À l'approche des élections législatives américaines de novembre, un optimisme grandissant s'empare des démocrates. Une série de victoires récente suggère un éventuel rejet du président Donald Trump, même dans des bastions historiquement républicains.
"Une vague bleue (la couleur associée au Parti démocrate) semble à la fois possible et probable. Les démocrates continuent de surprendre et d'élargir leurs avantages", déclare Andrew Koneschusky, analyste politique ayant collaboré avec les démocrates au Sénat.
Si cette dynamique se maintient, les démocrates pourraient récupérer jusqu'à 40 sièges républicains, voire davantage, dans les 435 en course à la Chambre des représentants, note-t-il.
Les avancées démocrates se sont particulièrement illustrées cette semaine en Géorgie. Lors d'une élection pour remplacer l'ancienne députée loyaliste à Trump, Marjorie Taylor Greene, le candidat démocrate a réduit un écart de près de 17 points dans cette circonscription ancrée à droite, comparé aux résultats de 2024.
De plus, dans le Wisconsin, un démocrate a remporté le contrôle de la municipalité de Waukesha, un fief où les républicains ont longtemps régné.
Bien que ces élections partielles peuvent ne pas être des baromètres fiables, les analystes soulignent que la gravité et la constance des résultats négatifs pour les républicains suscitent des inquiétudes au sein de leur camp.
- Une élection polarisée -
En moyenne, les démocrates ont vu leur score s'améliorer de 13 points lors des élections partielles depuis 2024. Au niveau des parlements d'État, ils ont pris d'assaut des dizaines de sièges traditionnellement républicains, tandis que les républicains n'ont pas réussi à en conquérir un seul.
Les démocrates mettent en avant plusieurs arguments : la gestion du conflit au Moyen-Orient par Donald Trump, qui semble impopulaire, et l'augmentation des prix à la pompe, qui pourrait les exposer à un mécontentement citoyen grandissant. Ce sentiment anti-guerre avait déjà entraîné un fort soutien pour l'opposition en 2006, après le lancement de la guerre en Irak par George W. Bush.
Cependant, la magnitude d'une victoire démocrate pourrait être plus modérée que prévue. "Il y aura bien une vague bleue, mais elle pourrait ne pas suffire", estime l'analyste Donald Nieman, qui anticipe une majorité démocrate de 10 sièges à la Chambre après les élections.
"La scène politique aux États-Unis reste particulièrement divisée, et de nombreux électeurs ont déjà fait leur choix", souligne-t-il, en notant que seulement 60 sièges demeurent véritablement contestés.
Quant au Sénat, récupérer la majorité républicaine pourrait être un défi, étant donné la répartition des sièges en jeu, bien que cette performance ne semble désormais plus inaccessibles pour les démocrates.
- Un optimisme mesuré -
Pour Donald Trump, une perte de la majorité au Congrès pourrait compromettre la fin de son second mandat. Cela donnerait aux démocrates l'occasion de ralentir son programme au niveau national et international, notamment en limitant ses prérogatives en matière d'intervention militaire à l'étranger.

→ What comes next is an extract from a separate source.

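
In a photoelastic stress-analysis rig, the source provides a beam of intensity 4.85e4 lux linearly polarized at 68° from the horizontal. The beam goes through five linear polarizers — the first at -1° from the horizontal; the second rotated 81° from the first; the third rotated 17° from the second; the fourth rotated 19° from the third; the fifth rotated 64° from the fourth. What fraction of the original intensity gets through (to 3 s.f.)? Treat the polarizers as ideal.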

Les démocrates pourraient aussi initier des enquêtes parlementaires sur l'administration Trump. Cependant, des spécialistes avertissent qu'un sentiment anti-Trump ne se traduit pas nécessairement par un soutien massif envers les candidats démocrates. Le Parti républicain continue de recevoir un important soutien financier lors de collectes de fonds.

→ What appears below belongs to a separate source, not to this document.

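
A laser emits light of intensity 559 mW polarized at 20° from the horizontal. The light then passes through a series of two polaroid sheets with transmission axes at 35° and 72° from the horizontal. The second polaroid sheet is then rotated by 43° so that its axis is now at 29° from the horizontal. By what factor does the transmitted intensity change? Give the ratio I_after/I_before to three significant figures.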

La consultante Caroline Welles, impliquée dans des campagnes pour candidates démocrates, estime que ces bons résultats récents sont une "raison d’être optimiste". Toutefois, elle ajoute que les élections de mi-mandat sont encore à six mois, ce qui pourrait modifier le contexte politique radicalement d'ici là.
Aaron Cutler, ancien collaborateur des républicains à la Chambre et désormais lobbyiste, évoque quant à lui l'absence de message unifié parmi les démocrates, en dehors du rejet des républicains. Selon lui, l'opposition devrait se concentrer sur la présentation d'une vision claire aux Américains.